America’s VetDogs Trains Service Dogs in Massachusetts Prisons
America’s VetDogs loves to put puppies in prison. But it’s not what you think: VetDogs uses its Prison Puppy Program to bring service dogs to injured or disabled veterans.
“Our mission is to improve the quality of lives for those who have served our country honorably,” says CEO Wells Jones. “More specifically, we provide assistance dogs—guide, service, and hearing—to veterans, active military, and others who have served the country honorably.”
So where does prison fit in? VetDogs outsources some of its training to inmates, who stay with the dogs 24/7 until they are about 16 months old and ready to be placed with a veteran. Each dog is carefully assigned to the appropriate person, based on the veteran’s specific needs—vision impairments versus physical disabilities, for example—and lifestyle.

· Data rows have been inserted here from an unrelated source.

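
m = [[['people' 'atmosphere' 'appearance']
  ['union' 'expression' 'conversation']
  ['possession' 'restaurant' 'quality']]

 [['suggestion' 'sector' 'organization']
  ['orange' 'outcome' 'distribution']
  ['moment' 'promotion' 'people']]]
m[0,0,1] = 'atmosphere'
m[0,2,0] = 'possession'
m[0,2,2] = 'quality'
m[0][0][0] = 'people'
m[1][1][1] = 'outcome'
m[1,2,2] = 'people'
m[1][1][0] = 'orange'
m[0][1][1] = 'expression'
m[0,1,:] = ['union', 'expression', 'conversation']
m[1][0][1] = 'sector'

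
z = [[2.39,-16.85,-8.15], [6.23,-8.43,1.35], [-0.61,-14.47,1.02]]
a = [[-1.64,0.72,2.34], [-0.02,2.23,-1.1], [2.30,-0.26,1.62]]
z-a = [[4.03,-17.57,-10.49],[6.25,-10.66,2.45],[-2.91,-14.21,-0.6]]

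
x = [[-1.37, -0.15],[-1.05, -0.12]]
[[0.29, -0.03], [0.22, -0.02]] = x @ [[-0.2, 0.02], [-0.11, 0.01]]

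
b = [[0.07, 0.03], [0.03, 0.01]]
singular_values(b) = [0.08, 0.0]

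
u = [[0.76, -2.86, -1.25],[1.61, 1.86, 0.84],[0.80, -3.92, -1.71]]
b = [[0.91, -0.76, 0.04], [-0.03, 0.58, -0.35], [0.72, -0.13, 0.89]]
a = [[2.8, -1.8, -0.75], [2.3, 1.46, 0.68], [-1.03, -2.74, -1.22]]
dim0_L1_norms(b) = [1.66, 1.47, 1.28]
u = b @ a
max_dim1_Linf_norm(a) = 2.8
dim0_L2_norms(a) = [3.77, 3.59, 1.59]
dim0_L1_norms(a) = [6.13, 6.0, 2.65]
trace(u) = 0.91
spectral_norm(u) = 5.69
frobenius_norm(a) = 5.44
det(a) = 0.04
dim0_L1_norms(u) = [3.17, 8.64, 3.8]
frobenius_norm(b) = 1.79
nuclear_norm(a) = 7.69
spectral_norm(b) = 1.54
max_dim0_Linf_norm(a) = 2.8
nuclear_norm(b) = 2.80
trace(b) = 2.38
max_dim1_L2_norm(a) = 3.41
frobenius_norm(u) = 6.00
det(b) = 0.58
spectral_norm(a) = 4.03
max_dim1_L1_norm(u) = 6.43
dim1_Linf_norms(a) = [2.8, 2.3, 2.74]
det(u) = 0.04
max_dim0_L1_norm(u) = 8.64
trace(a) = 3.04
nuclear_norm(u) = 7.59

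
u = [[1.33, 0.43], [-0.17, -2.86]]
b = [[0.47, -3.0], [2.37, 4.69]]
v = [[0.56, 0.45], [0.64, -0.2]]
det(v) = -0.40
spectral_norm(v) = 0.87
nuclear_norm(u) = 4.20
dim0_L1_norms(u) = [1.5, 3.29]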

“Everybody wins in this. The inmates love it because they have this opportunity to be with this wonderful animal and share the companionship of that,” Jones says. “For us, we have a 24-hour-a-day trainer. They do an amazing job.”
VetDogs works with four prisons in Massachusetts: MCI Framingham, Old Colony Correctional Center, South Middlesex Correctional Center, and Pondville Correctional Center. Sheila O’Brien, who is VetDogs’ director of external relations and works closely with the Massachusetts prison programs, says the institutions are actually perfect places to train a future guide dog.

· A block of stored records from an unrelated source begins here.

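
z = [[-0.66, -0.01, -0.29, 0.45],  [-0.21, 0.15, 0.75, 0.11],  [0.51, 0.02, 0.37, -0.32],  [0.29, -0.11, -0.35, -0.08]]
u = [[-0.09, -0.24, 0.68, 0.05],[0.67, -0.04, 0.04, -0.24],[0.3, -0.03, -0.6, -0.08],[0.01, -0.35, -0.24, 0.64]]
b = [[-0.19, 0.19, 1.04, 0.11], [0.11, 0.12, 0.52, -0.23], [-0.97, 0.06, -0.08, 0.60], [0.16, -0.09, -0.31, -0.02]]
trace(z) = -0.22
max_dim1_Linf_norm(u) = 0.68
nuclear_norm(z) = 2.11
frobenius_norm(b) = 1.72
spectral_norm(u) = 1.00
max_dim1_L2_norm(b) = 1.14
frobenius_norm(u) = 1.44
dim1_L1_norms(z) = [1.41, 1.22, 1.22, 0.83]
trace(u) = -0.09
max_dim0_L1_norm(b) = 1.95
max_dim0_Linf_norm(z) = 0.75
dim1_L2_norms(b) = [1.08, 0.59, 1.14, 0.36]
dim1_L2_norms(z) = [0.85, 0.8, 0.71, 0.47]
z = u @ b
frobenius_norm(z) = 1.45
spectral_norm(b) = 1.25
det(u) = -0.06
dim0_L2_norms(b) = [1.01, 0.25, 1.21, 0.65]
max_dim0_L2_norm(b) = 1.21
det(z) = -0.00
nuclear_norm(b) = 2.56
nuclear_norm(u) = 2.57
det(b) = -0.00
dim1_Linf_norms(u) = [0.68, 0.67, 0.6, 0.64]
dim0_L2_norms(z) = [0.91, 0.19, 0.95, 0.57]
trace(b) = -0.17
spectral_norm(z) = 1.11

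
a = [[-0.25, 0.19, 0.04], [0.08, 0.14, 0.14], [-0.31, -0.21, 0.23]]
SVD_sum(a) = [[-0.14, -0.05, 0.08],[0.04, 0.01, -0.02],[-0.36, -0.13, 0.20]] + [[-0.08,0.25,0.02], [-0.04,0.11,0.01], [0.03,-0.09,-0.01]] + [[-0.03, -0.01, -0.06],[0.08, 0.01, 0.15],[0.02, 0.0, 0.04]]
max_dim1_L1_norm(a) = 0.75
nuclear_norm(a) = 0.95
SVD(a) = [[-0.37, 0.87, 0.34], [0.09, 0.4, -0.91], [-0.92, -0.31, -0.23]] @ diag([0.46266826195960853, 0.2987253943951096, 0.18868285062178045]) @ [[0.84,0.3,-0.46], [-0.3,0.95,0.07], [-0.46,-0.08,-0.88]]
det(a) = -0.03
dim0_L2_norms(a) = [0.41, 0.32, 0.27]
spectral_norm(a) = 0.46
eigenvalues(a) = [(-0.29+0j), (0.21+0.21j), (0.21-0.21j)]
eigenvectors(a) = [[(0.87+0j), (-0+0.22j), -0.00-0.22j], [(-0.29+0j), (-0.08+0.52j), -0.08-0.52j], [0.40+0.00j, (-0.82+0j), -0.82-0.00j]]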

“Puppies thrive in prison because they’re exposed to so much,” she says. “They’re exposed to sights and sounds of a city without traffic and et cetera.” (To temper that experience, the dogs are also taken in by foster families on some weekends, to familiarize them with at-home life.)
The concept of puppies in prisons is actually nothing new. In 1981, a nun called Sister Pauline first placed dogs in prisons, as a way for inmates to gain practical skills, like grooming and training, that they could use to find post-incarceration employment. Some years later, O’Brien helped implement the guide dog program in Massachusetts, as a way to benefit both inmates and veterans.
“My objective was to place more dogs with disabled people,” she remembers. “Instead of using shelter animals, we used 8-week-old puppies and we placed the puppies in prison, and from there it just grew and grew and grew.”
The reason the prison system is effective, Jones says, is the same reason guide dogs in general are effective: dogs and people simply make a dynamic partnership.
“Dogs are just naturally paired with people. It’s a wonderful mutually symbiotic relationship that happens,” he says. “They care for each other. These are not just companions, but true assistants that work with the person throughout the day.”